What it is: Teenagers are flocking to Starbucks to socialize and sip on what one Grub Street writer called (paywall) “an easy, affordable sign of belonging.”

What’s actually going on: Starbucks beat investor expectations for Q1—by a lot. The news comes one year after Starbucks’ CEO switched gears, pivoting from a strategy that favored app ordering and mobile pickup stations, and returning instead to the idea that Starbucks stores could be the “third space” people find themselves at between home and work (or school). As a result, Starbucks (and a few other cafés with candy-tinted, coffee-adjacent drinks) have become what the milkshake joint was to postwar American teens in the 1950s.
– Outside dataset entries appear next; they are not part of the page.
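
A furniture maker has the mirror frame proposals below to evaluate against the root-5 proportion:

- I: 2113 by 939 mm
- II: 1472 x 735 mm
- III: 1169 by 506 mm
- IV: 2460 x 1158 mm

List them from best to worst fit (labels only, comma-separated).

I, III, IV, II

I: 2113/939 ≈ 2.250 → |2.250 − 2.236| = 0.014
II: 1472/735 ≈ 2.003 → |2.003 − 2.236| = 0.233
III: 1169/506 ≈ 2.310 → |2.310 − 2.236| = 0.074
IV: 2460/1158 ≈ 2.124 → |2.124 − 2.236| = 0.112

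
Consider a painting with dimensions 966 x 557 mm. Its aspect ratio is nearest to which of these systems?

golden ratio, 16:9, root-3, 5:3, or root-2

root-3

966/557 ≈ 1.734. Nearest candidates are root-3 (1.732, off by 0.002) and 16:9 (1.778, off by 0.044).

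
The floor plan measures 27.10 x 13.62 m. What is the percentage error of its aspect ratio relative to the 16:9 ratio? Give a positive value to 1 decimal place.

11.9%

Ratio = 27.10 / 13.62 ≈ 1.9897.
Ideal 16:9 ≈ 1.7778. |1.9897 − 1.7778| / 1.7778 ≈ 11.92% → 11.9%.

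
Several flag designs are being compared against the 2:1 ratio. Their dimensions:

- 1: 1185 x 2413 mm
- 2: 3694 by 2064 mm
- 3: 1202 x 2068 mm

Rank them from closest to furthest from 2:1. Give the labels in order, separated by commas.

1, 2, 3

Ratios: 1 = 2413 / 1185 ≈ 2.036; 2 = 3694 / 2064 ≈ 1.790; 3 = 2068 / 1202 ≈ 1.720.
|Δ from 2.000|: 1 0.036; 2 0.210; 3 0.280.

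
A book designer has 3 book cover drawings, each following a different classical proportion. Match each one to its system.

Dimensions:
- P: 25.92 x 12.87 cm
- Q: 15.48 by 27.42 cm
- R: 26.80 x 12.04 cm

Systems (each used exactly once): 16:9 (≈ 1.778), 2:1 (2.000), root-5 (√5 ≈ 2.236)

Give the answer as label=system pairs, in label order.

P = 25.92/12.87 ≈ 2.014 → 2:1 (2.000)
Q = 27.42/15.48 ≈ 1.771 → 16:9 (1.778)
R = 26.80/12.04 ≈ 2.226 → root-5 (2.236)

P=2:1, Q=16:9, R=root-5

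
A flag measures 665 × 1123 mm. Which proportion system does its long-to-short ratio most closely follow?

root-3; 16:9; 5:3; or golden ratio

1123/665 ≈ 1.689. Nearest candidates are 5:3 (1.667, off by 0.022) and root-3 (1.732, off by 0.043).

5:3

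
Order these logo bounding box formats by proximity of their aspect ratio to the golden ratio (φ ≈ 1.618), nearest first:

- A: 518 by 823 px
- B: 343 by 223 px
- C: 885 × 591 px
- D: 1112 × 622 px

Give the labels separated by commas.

Ratios: A = 823 / 518 ≈ 1.589; B = 343 / 223 ≈ 1.538; C = 885 / 591 ≈ 1.497; D = 1112 / 622 ≈ 1.788.
|Δ from 1.618|: A 0.029; B 0.080; C 0.121; D 0.170.

A, B, C, D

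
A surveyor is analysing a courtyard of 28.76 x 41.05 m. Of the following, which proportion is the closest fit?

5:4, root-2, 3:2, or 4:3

Ratio = 41.05 / 28.76 ≈ 1.427.
Distances: 5:4 1.250 (Δ 0.177); root-2 1.414 (Δ 0.013); 3:2 1.500 (Δ 0.073); 4:3 1.333 (Δ 0.094).

root-2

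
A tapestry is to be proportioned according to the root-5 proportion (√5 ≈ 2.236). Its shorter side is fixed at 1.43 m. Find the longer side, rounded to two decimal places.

3.20 m

root-5 ≈ 2.23607.
Longer side = 1.43 × 2.23607 ≈ 3.1976 → 3.20 m.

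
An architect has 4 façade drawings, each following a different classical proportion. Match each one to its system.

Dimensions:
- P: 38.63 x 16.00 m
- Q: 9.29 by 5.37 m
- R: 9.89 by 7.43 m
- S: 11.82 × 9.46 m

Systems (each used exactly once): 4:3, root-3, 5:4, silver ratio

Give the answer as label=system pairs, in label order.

P = 38.63/16.00 ≈ 2.414 → silver ratio (2.414)
Q = 9.29/5.37 ≈ 1.730 → root-3 (1.732)
R = 9.89/7.43 ≈ 1.331 → 4:3 (1.333)
S = 11.82/9.46 ≈ 1.249 → 5:4 (1.250)

P=silver ratio, Q=root-3, R=4:3, S=5:4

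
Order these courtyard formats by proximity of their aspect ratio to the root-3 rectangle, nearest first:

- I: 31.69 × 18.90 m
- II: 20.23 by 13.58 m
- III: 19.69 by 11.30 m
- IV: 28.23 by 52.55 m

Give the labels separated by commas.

III, I, IV, II

Ratios: I = 31.69 / 18.90 ≈ 1.677; II = 20.23 / 13.58 ≈ 1.490; III = 19.69 / 11.30 ≈ 1.742; IV = 52.55 / 28.23 ≈ 1.861.
|Δ from 1.732|: I 0.055; II 0.242; III 0.010; IV 0.129.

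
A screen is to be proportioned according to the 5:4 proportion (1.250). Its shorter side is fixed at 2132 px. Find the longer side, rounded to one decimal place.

2665.0 px

5:4 = 1.25000.
Longer side = 2132 × 1.25000 ≈ 2665.000 → 2665.0 px.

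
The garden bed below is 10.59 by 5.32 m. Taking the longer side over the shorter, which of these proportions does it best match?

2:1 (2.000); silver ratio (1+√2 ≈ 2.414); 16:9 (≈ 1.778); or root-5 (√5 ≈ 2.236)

2:1

10.59/5.32 ≈ 1.991. Nearest candidates are 2:1 (2.000, off by 0.009) and 16:9 (1.778, off by 0.213).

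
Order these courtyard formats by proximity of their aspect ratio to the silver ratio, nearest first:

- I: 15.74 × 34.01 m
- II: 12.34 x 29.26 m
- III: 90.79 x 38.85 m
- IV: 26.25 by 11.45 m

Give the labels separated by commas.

II, III, IV, I

Ratios: I = 34.01 / 15.74 ≈ 2.161; II = 29.26 / 12.34 ≈ 2.371; III = 90.79 / 38.85 ≈ 2.337; IV = 26.25 / 11.45 ≈ 2.293.
|Δ from 2.414|: I 0.253; II 0.043; III 0.077; IV 0.121.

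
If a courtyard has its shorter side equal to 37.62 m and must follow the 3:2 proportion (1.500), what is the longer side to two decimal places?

3:2 = 1.50000.
Longer side = 37.62 × 1.50000 ≈ 56.4300 → 56.43 m.

56.43 m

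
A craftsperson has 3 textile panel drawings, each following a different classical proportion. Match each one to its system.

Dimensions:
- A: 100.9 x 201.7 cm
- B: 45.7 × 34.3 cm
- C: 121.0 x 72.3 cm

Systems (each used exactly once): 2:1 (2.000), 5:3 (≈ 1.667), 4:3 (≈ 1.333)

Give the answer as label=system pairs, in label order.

A=2:1, B=4:3, C=5:3

Ratios: A ≈ 1.999; B ≈ 1.332; C ≈ 1.674.
Targets: 2:1 ≈ 2.000; 5:3 ≈ 1.667; 4:3 ≈ 1.333.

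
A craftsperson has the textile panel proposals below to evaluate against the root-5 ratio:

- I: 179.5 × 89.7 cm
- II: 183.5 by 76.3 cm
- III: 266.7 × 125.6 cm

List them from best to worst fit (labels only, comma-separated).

I: 179.5/89.7 ≈ 2.001 → |2.001 − 2.236| = 0.235
II: 183.5/76.3 ≈ 2.405 → |2.405 − 2.236| = 0.169
III: 266.7/125.6 ≈ 2.123 → |2.123 − 2.236| = 0.113

III, II, I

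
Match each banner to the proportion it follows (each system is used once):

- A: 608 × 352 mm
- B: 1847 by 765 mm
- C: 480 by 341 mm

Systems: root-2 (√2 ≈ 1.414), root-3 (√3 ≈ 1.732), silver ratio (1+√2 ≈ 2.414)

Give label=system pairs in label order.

Ratios: A ≈ 1.727; B ≈ 2.414; C ≈ 1.408.
Targets: root-2 ≈ 1.414; root-3 ≈ 1.732; silver ratio ≈ 2.414.

A=root-3, B=silver ratio, C=root-2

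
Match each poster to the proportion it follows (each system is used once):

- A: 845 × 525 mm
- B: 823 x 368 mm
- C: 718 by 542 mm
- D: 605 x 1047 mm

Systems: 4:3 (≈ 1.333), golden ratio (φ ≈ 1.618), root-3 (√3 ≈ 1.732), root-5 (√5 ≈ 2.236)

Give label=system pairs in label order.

Ratios: A ≈ 1.610; B ≈ 2.236; C ≈ 1.325; D ≈ 1.731.
Targets: 4:3 ≈ 1.333; golden ratio ≈ 1.618; root-3 ≈ 1.732; root-5 ≈ 2.236.

A=golden ratio, B=root-5, C=4:3, D=root-3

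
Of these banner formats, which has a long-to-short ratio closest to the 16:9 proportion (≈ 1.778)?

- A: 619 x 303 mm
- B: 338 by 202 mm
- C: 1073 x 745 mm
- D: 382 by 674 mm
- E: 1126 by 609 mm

Ratios (long/short): A ≈ 2.043; B ≈ 1.673; C ≈ 1.440; D ≈ 1.764; E ≈ 1.849.
16:9 ≈ 1.778; option D is nearest (Δ 0.014).

D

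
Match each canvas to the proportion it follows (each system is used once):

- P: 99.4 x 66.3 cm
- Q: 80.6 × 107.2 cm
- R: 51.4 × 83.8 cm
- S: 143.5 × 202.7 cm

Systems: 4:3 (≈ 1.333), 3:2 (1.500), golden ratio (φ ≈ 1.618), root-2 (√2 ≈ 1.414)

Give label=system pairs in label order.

P=3:2, Q=4:3, R=golden ratio, S=root-2

Ratios: P ≈ 1.499; Q ≈ 1.330; R ≈ 1.630; S ≈ 1.413.
Targets: 4:3 ≈ 1.333; 3:2 ≈ 1.500; golden ratio ≈ 1.618; root-2 ≈ 1.414.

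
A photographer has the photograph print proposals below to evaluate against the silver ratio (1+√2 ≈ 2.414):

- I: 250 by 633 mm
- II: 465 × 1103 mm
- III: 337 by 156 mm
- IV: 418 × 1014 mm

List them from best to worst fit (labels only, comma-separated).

I: 633/250 ≈ 2.532 → |2.532 − 2.414| = 0.118
II: 1103/465 ≈ 2.372 → |2.372 − 2.414| = 0.042
III: 337/156 ≈ 2.160 → |2.160 − 2.414| = 0.254
IV: 1014/418 ≈ 2.426 → |2.426 − 2.414| = 0.012

IV, II, I, III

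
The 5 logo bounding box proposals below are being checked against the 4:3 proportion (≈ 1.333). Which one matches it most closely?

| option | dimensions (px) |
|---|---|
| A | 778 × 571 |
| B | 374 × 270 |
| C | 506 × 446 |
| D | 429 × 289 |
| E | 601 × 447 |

E

Target 4:3 ≈ 1.333.
A: 1.363 (Δ0.030)  B: 1.385 (Δ0.052)  C: 1.135 (Δ0.198)  D: 1.484 (Δ0.151)  E: 1.345 (Δ0.012)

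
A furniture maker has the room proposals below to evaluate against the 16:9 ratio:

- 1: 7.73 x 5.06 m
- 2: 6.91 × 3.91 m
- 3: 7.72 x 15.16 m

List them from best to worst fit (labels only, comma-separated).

2, 3, 1

1: 7.73/5.06 ≈ 1.528 → |1.528 − 1.778| = 0.250
2: 6.91/3.91 ≈ 1.767 → |1.767 − 1.778| = 0.011
3: 15.16/7.72 ≈ 1.964 → |1.964 − 1.778| = 0.186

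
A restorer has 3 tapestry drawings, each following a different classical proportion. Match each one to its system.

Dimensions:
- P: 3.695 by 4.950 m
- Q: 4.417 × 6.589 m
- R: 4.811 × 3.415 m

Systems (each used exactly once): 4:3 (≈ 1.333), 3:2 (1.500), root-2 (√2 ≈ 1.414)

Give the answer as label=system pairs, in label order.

P=4:3, Q=3:2, R=root-2

P = 4.950/3.695 ≈ 1.340 → 4:3 (1.333)
Q = 6.589/4.417 ≈ 1.492 → 3:2 (1.500)
R = 4.811/3.415 ≈ 1.409 → root-2 (1.414)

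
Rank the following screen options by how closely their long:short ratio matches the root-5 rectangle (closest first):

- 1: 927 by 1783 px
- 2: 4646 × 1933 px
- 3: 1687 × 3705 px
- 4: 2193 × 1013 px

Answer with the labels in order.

Ratios: 1 = 1783 / 927 ≈ 1.923; 2 = 4646 / 1933 ≈ 2.404; 3 = 3705 / 1687 ≈ 2.196; 4 = 2193 / 1013 ≈ 2.165.
|Δ from 2.236|: 1 0.313; 2 0.168; 3 0.040; 4 0.071.

3, 4, 2, 1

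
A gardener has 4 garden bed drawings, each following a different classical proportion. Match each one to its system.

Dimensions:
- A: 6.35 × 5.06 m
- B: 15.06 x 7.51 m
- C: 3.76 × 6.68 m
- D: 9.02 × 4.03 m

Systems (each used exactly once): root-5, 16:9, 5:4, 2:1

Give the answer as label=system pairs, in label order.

A=5:4, B=2:1, C=16:9, D=root-5

Ratios: A ≈ 1.255; B ≈ 2.005; C ≈ 1.777; D ≈ 2.238.
Targets: root-5 ≈ 2.236; 16:9 ≈ 1.778; 5:4 ≈ 1.250; 2:1 ≈ 2.000.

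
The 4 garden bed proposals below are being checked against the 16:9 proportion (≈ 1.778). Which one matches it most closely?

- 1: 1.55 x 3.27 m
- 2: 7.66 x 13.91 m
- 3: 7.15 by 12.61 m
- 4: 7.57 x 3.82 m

Ratios (long/short): 1 ≈ 2.110; 2 ≈ 1.816; 3 ≈ 1.764; 4 ≈ 1.982.
16:9 ≈ 1.778; option 3 is nearest (Δ 0.014).

3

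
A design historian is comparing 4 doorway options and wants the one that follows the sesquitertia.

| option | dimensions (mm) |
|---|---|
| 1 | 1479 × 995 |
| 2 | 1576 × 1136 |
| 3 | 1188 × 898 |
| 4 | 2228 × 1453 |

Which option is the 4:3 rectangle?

3

Target 4:3 ≈ 1.333.
1: 1.486 (Δ0.153)  2: 1.387 (Δ0.054)  3: 1.323 (Δ0.010)  4: 1.533 (Δ0.200)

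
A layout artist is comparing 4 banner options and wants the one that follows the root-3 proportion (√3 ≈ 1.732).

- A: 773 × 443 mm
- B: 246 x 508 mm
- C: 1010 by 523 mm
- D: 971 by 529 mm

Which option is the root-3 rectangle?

Ratios (long/short): A ≈ 1.745; B ≈ 2.065; C ≈ 1.931; D ≈ 1.836.
root-3 ≈ 1.732; option A is nearest (Δ 0.013).

A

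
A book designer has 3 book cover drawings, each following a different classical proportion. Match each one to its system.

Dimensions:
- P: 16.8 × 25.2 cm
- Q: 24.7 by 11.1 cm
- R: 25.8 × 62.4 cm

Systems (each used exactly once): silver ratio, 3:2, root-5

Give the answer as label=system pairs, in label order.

Ratios: P ≈ 1.500; Q ≈ 2.225; R ≈ 2.419.
Targets: silver ratio ≈ 2.414; 3:2 ≈ 1.500; root-5 ≈ 2.236.

P=3:2, Q=root-5, R=silver ratio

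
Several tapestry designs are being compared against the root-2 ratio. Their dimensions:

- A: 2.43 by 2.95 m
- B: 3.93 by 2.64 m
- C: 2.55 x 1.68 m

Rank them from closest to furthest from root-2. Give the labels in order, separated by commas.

B, C, A

A: 2.95/2.43 ≈ 1.214 → |1.214 − 1.414| = 0.200
B: 3.93/2.64 ≈ 1.489 → |1.489 − 1.414| = 0.075
C: 2.55/1.68 ≈ 1.518 → |1.518 − 1.414| = 0.104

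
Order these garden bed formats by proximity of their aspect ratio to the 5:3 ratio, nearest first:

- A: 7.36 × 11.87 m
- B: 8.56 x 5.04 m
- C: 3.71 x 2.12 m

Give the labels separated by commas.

B, A, C

Ratios: A = 11.87 / 7.36 ≈ 1.613; B = 8.56 / 5.04 ≈ 1.698; C = 3.71 / 2.12 ≈ 1.750.
|Δ from 1.667|: A 0.054; B 0.031; C 0.083.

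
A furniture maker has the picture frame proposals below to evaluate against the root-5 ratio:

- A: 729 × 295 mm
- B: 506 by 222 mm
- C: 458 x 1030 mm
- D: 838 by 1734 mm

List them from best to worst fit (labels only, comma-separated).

Ratios: A = 729 / 295 ≈ 2.471; B = 506 / 222 ≈ 2.279; C = 1030 / 458 ≈ 2.249; D = 1734 / 838 ≈ 2.069.
|Δ from 2.236|: A 0.235; B 0.043; C 0.013; D 0.167.

C, B, D, A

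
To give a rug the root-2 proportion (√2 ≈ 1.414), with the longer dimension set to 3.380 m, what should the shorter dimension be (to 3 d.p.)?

root-2 ≈ 1.41421.
Shorter side = 3.380 ÷ 1.41421 ≈ 2.39003 → 2.390 m.

2.390 m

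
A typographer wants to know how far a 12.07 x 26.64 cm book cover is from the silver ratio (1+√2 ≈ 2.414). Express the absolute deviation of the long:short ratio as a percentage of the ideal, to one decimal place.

Ratio = 26.64 / 12.07 ≈ 2.2071.
Ideal silver ratio ≈ 2.4142. |2.2071 − 2.4142| / 2.4142 ≈ 8.58% → 8.6%.

8.6%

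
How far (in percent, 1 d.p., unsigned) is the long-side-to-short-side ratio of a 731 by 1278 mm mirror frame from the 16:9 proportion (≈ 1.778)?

Ratio = 1278 / 731 ≈ 1.7483.
Ideal 16:9 ≈ 1.7778. |1.7483 − 1.7778| / 1.7778 ≈ 1.66% → 1.7%.

1.7%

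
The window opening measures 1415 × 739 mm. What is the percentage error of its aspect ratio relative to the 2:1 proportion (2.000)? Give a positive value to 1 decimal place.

4.3%

Ratio = 1415 / 739 ≈ 1.9147.
Ideal 2:1 = 2.0000. |1.9147 − 2.0000| / 2.0000 ≈ 4.26% → 4.3%.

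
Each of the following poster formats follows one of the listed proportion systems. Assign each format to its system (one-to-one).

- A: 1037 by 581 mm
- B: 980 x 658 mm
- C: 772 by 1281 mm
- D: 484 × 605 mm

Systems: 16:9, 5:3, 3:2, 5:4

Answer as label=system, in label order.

Ratios: A ≈ 1.785; B ≈ 1.489; C ≈ 1.659; D ≈ 1.250.
Targets: 16:9 ≈ 1.778; 5:3 ≈ 1.667; 3:2 ≈ 1.500; 5:4 ≈ 1.250.

A=16:9, B=3:2, C=5:3, D=5:4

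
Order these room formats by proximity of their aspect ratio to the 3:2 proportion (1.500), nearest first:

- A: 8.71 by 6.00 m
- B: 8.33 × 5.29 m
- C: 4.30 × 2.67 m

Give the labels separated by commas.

A, B, C

Ratios: A = 8.71 / 6.00 ≈ 1.452; B = 8.33 / 5.29 ≈ 1.575; C = 4.30 / 2.67 ≈ 1.610.
|Δ from 1.500|: A 0.048; B 0.075; C 0.110.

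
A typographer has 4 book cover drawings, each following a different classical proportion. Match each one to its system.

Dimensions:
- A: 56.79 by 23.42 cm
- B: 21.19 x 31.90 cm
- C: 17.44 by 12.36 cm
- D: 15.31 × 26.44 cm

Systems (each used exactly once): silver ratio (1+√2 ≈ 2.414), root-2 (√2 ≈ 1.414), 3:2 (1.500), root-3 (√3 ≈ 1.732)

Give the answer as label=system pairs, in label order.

A=silver ratio, B=3:2, C=root-2, D=root-3

A = 56.79/23.42 ≈ 2.425 → silver ratio (2.414)
B = 31.90/21.19 ≈ 1.505 → 3:2 (1.500)
C = 17.44/12.36 ≈ 1.411 → root-2 (1.414)
D = 26.44/15.31 ≈ 1.727 → root-3 (1.732)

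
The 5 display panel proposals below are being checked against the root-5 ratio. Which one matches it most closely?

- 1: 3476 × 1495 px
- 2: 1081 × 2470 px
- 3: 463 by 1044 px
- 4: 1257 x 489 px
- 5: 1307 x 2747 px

3

Ratios (long/short): 1 ≈ 2.325; 2 ≈ 2.285; 3 ≈ 2.255; 4 ≈ 2.571; 5 ≈ 2.102.
root-5 ≈ 2.236; option 3 is nearest (Δ 0.019).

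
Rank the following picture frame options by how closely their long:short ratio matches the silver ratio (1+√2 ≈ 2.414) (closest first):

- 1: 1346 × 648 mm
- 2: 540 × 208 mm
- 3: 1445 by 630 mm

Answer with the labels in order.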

Teens who can afford the indulgence, via an allowance or their own babysitting money, are shelling out a few times a week on colorful matcha lattes and fruit-flavored energy refreshers that taste sweet and look great in a social media post. 

Continue the conversation: What’s your favorite place to hang out after school? 

2. On Knowing  

What it is: According to a Talker Research survey of 2,000 Americans, 30% of Gen Zers answered the question “How would you describe your intuition?” by saying, “I’m basically psychic—my gut is almost never wrong.” 

Why this isn’t exactly about tea leaves: Questions 22 through 28 in the survey all addressed different aspects of intuition. Some of the survey’s test categories for intuition included “Knowing when something is ‘off’ even if you can’t explain why” and, “Felt a strong urge to reach out to someone and found out they needed it.” An article in The Guardian pokes fun at some of the results, suggesting that being able to predict how situations will play out is “just basic pattern recognition.” But if anything, the survey answers do suggest that Gen Z is open to “non-rational” ways of knowing and understanding—perhaps more so than older generations.

Continue the conversation: What’s the difference between logic and intuition? 

3. Not Quite Nostalgia  

What it is: Nearly half (47%) of adults ages 18-29 said they would choose to live in the past if they could, according to a new NBC News Decision Desk Poll.

Why the youth are yearning: Parents might watch this video and think nothing of it, because it might be how they remember high school—couples hugging in the hallways, people dancing and talking to their friends. “You Know How We Do It” by Ice Cube plays in the background over a time capsule full of teenagers doing normal teenager things in the year of our Lord, 1998. But the phrase “School before social media 1998” calls attention to the thing most teens would notice first: no phones detected. In the late 90s, the internet was around, sure, but it was not in everybody’s pockets yet. As one commenter put it, this was a time “when the phone was for calls only 💔.” Videos like this consistently do well on social media because they hit on young people’s longing for an era they have never known. It’s normal to feel nostalgic, but this is not nostalgia; it’s yearning. 

Let’s translate this one further…

As a teenager, there were many nights when I found myself watching Grease and wishing that I somehow lived in the 1970s and the 1950s—simultaneously. In between watching various nostalgic movies and TV shows, I was often also getting fed nostalgic edits on social media, made by my peers, yearning for a time without the complications that social media brought into our lives. 

It looks like this yearning for the past has only intensified. We’ve come a long way from the days when the beleaguered Andy Sachs, played by Anne Hathaway in the original The Devil Wears Prada, was the most chronically online person we’d see depicted on screen. Now, teens cringe seeing phones and social media on TV shows and movies—perhaps it reminds them too much of reality. 

In her new book GIRLS (out May 5 in the US), Freya India highlights the shift from the internet being somewhere people visit, to it becoming their default home base. As one Dazed article she quotes in her book puts it, “We no longer log off.” The widespread longing to live in another decade might simply be a wish to be offline.

It is easy to spiral about the state of the world and how technology seems to be eroding so many aspects of our lives. But God intentionally put each of us in this period of history. While we are in quite a different context than Esther was, we can be encouraged that we, too, were created for such a time as this. 

Here are three questions to help you continue the conversation with your teens: 

  • Do you ever wish you were born in a different generation?
  • What is a time period you think is overrated?
  • What do you think the world would be like without social media?